7
votes

I'd like to use Google Drive to work as a quasi-CMS for a website I'm making so that the content owners can edit their content using Google Drive. I'd like to use a specific user account that has access to Google Drive (as of writing this post, service accounts DO NOT have direct access to Google Drive) and is able to share documents with the content owners.

After reading through the API and tutorials, I have found the answer in delegation: https://developers.google.com/drive/delegation

My main issue with this process is that the website is not managed by Google Apps and therefore the steps outlined in 'Delegate domain-wide authority to your service account' confuse me - it seems like it should be possible to handle this delegation without using Google Apps, but after searching through the settings in Google Drive for my specific user account, I can't seem to find the ability to authorize impersonation.
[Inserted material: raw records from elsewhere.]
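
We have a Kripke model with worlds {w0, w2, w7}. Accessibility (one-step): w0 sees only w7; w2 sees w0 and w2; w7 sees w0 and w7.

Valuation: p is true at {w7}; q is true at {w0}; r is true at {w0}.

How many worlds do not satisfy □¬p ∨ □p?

w0: □¬p is F, □p is T. ✓
w2: □¬p is T, □p is F. ✓
w7: □¬p is F, □p is F. ✗
Satisfying worlds: {w0, w2}.
So □¬p ∨ □p fails at the other 1 world.

1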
A snippet of the code I'm using:

static public function getService() {
  $key = file_get_contents(GOOGLEAPI_KEYFILE);
  $auth = new Google_AssertionCredentials(GOOGLEAPI_SERVICE_EMAIL, array(GOOGLEAPI_SCOPE), $key);
  $auth->setPrn(GOOGLEAPI_IMPERSONATION);
  self::$apiClient = new Google_Client();
  self::$apiClient->setUseObjects(true);
  self::$apiClient->setAssertionCredentials($auth);
  return new Google_DriveService(self::$apiClient);
}

GOOGLEAPI_IMPERSONATION is the specific user account and when I run this code, the exception states:

Error refreshing the OAuth2 token, message: '{ "error" : "access_denied" }

Anyone offer any assistance? Am I misunderstanding a fundamental concept of how oAuth works in terms of delegation?

1

1 Answers

5
votes

Service accounts are meant for two different cases:

  • Authorizing an app/process to authenticate & invoke services using its own identity. Think of services like prediction, cloud storage, etc. where the data is owned by the app.
  • Impersonating users in a google apps domain where the domain admin can pre-authorize the app to act on behalf of users in their domain.

Impersonation works for Google Apps domains because the admins have a mechanism to authorize the app out of band for their users via the control panel. Of course they can only authorize the app to access the data for the accounts they managed. For individual users not part of an organization, apps need to use the normal OAuth flows to request authorization from each user.

I haven't tested it in a while, but last I checked it is possible to use Drive with a service account acting as itself. The only limitation I ran into was it wasn't possible to purchase additional quota and the app was limited to the initial 5gb free storage.